Reservoir levels of the main hydroelectric plants are the lowest since 2015 and require greater use of thermoelectric plants, making electricity bills more expensive. Electricity bills of all consumers in the country will be charged an additional amount of R $ 6.24 for every 100 kWh of energy consumed.

It is the first time this year that the agency has activated the red flag level 2. During May, red flag 1 was in force, which applies an additional charge of R $ 4.16 for each 100 kWh consumed.

This measure reflects the low level of water storage in hydroelectric reservoirs in the Southeast and Midwest, which account for more than half of the country's generation capacity.
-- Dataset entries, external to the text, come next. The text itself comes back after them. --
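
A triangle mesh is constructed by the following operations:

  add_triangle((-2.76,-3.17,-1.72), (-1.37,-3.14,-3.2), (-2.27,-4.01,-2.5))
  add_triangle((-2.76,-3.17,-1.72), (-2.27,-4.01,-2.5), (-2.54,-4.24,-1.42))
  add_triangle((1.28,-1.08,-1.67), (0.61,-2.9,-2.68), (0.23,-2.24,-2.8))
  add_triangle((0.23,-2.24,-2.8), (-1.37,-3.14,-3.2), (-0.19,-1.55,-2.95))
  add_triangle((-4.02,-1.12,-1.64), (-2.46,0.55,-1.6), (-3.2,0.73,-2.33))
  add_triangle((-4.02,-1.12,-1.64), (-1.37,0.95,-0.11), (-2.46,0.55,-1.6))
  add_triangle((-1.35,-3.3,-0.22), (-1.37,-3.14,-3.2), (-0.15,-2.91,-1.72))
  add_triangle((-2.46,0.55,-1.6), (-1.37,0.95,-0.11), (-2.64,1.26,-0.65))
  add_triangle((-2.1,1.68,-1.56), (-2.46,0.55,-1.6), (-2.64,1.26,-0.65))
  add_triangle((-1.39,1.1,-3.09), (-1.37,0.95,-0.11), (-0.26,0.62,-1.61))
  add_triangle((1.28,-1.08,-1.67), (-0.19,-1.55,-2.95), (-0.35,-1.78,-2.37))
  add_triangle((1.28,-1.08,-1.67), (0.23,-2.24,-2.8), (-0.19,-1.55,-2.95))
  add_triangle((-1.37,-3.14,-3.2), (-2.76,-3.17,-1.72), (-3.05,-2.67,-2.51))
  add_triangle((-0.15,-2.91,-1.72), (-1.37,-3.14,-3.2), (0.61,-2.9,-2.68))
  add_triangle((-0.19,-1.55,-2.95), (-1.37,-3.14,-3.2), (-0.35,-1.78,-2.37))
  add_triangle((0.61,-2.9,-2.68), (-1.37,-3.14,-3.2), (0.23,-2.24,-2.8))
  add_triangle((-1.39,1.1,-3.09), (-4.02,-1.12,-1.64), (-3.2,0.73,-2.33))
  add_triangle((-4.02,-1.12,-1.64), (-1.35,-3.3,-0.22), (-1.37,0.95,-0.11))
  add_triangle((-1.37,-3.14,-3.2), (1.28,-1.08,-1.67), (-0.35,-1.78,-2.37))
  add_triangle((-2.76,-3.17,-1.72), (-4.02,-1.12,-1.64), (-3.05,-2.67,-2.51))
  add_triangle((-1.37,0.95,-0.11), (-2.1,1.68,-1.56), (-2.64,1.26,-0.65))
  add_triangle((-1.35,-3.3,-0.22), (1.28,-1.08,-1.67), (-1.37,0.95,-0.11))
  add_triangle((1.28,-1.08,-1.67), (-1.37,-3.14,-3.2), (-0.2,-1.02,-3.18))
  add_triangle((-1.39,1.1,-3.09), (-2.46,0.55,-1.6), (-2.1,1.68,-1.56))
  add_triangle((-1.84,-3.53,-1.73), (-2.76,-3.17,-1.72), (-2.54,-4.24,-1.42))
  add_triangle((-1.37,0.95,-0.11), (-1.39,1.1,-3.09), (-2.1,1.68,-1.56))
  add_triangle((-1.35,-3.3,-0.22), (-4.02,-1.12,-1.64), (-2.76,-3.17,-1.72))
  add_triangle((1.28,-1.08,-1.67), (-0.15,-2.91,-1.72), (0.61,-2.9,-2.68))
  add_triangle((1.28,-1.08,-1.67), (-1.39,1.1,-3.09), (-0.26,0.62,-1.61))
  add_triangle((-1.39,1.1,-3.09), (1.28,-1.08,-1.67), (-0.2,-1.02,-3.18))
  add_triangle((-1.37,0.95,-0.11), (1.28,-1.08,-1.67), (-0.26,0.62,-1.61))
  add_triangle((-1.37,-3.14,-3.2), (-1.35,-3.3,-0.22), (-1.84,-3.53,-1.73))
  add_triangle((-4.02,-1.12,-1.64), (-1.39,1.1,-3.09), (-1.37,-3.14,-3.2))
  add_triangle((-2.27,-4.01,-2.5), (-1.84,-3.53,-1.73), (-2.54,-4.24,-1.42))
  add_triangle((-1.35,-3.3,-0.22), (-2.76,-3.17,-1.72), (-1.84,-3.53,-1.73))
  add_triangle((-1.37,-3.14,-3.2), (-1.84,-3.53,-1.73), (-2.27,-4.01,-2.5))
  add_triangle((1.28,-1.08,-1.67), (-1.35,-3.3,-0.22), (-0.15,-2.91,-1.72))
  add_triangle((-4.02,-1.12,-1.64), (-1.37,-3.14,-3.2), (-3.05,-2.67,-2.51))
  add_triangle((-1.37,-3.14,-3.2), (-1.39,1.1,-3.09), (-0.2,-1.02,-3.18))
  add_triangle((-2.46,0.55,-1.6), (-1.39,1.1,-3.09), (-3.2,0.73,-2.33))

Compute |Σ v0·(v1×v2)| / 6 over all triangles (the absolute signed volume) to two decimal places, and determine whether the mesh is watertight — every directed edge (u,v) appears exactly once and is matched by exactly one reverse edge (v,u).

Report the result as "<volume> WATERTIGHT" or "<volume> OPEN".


Per-triangle v0·(v1×v2)/6:
  t1: +0.7319
  t2: +0.7655
  t3: +0.4498
  t4: +0.7342
  t5: +0.2000
  t6: +0.9037
  t7: +1.7831
  t8: -0.0671
  t9: +0.5829
  t10: +0.2496
  t11: -0.3845
  t12: +0.4836
  t13: +1.3381
  t14: +1.0611
  t15: -0.1645
  t16: +0.6816
  t17: +1.7201
  t18: +1.1745
  t19: -0.3824
  t20: +1.3117
  t21: +0.2037
  t22: -1.7098
  t23: +1.8887
  t24: +1.0221
  t25: -0.4611
  t26: -0.1089
  t27: +1.6958
  t28: +0.2457
  t29: +0.4494
  t30: +1.1901
  t31: -0.2478
  t32: +0.5810
  t33: +7.2943
  t34: +0.1734
  t35: +0.8743
  t36: +0.2596
  t37: +0.5307
  t38: +0.8819
  t39: +2.6347
  t40: +0.0674
Σ = +30.6380 → |volume| = 30.64

Directed edges: 120 total, each appears once with its reverse present → watertight.

30.64 WATERTIGHT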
According to the government, the last period of intense rain in the two regions, from November 2020 to April 2021, was the driest in 91 years.

When the level of the reservoirs is low, the government activates more thermoelectric plants, which generate energy from the burning of fuels, such as coal and diesel.

By activating more thermoelectric plants, the government reduces hydroelectric generation and saves water from reservoirs. However, the energy produced by thermal plants is more polluting and expensive, which is reflected in an increase in electricity bills.

The additional charging of the rate flag, created in 2015, serves precisely to raise funds that will pay for the higher cost of energy production.

Meanwhile, President Jair Bolsonaro has issued a decree regulating the hiring of “backup” plants to guarantee the supply of energy in critical periods.

As per the new decree, the government will be able to hold auctions to contract “capacity reserve in the form of power.” This means that new plants will be kept as a backup system to be activated if necessary to avoid the risk of blackouts.

“Eventual fluctuations in demand due to some increase in consumption or due to fluctuations in supply due to reduced generation at other plants can be supplied without interruption in the provision of electricity supply services. Ultimately, contracting this reserve of capacity makes the system more secure and stable,” the General Secretariat of the Presidency said in a note.

According to the General Secretariat, the Ministry of Mines and Energy will define the amount of energy to be bought or from which type of source, but since wind, solar and hydroelectric plants are subject to natural fluctuations they are not as reliable to guarantee a proper energy supply, which is why despite being more expensive, thermoelectric plants are to be preferred.